Até aqui, o ex-juiz era visto como uma figura que buscava um papel lateral em 2022, talvez de apoio. Mas, como mostrou a revista Veja na semana passada, ele já aceita novas sondagens sobre seu nome e até mesmo a distribuição de outdoors clamando por sua candidatura.

É tudo um teste, mas que caminha lado a lado com a reabilitação legal de Lula, disparada por Edson Fachin no Supremo, em março.

Com Bolsonaro cada vez mais enrolado nas suas próprias patranhas e no fogo da CPI da Covid e de ruas à esquerda, para não falar no risco de racionamento de energia, o buraco da tal terceira via pode alargar-se.

Até aqui, nela caminham oficialmente Ciro Gomes (PDT) e João Doria (PSDB). O primeiro é muito esquerdista e com um teto relativamente conhecido, o segundo ainda precisa desenvolver sua estratégia de exposição.

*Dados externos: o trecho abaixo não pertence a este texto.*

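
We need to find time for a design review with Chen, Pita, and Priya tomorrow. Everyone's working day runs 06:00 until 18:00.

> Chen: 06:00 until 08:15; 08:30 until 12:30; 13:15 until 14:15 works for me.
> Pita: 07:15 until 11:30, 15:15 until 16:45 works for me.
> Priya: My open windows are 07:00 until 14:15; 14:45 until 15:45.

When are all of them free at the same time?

Chen ∩ Pita: 07:15-08:15, 08:30-11:30.
Chen ∩ Pita ∩ Priya: 07:15-08:15, 08:30-11:30.
Those are the intersection windows.

07:15-08:15, 08:30-11:30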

Moro, dado por todos eles como fora do jogo, parece um nome próximo o suficiente do movimento bolsonarista original para tentar apresentar-se novamente enquanto a debacle do ex-chefe toma corpo. Institucionalmente, ele conta com apoio militar, o que não é desprezível no anômalo Brasil de 2021.

Assim, a volta de Lula ao campo poderá embutir uma tentativa de retorno de Moro, seu nêmesis ora em desgraça.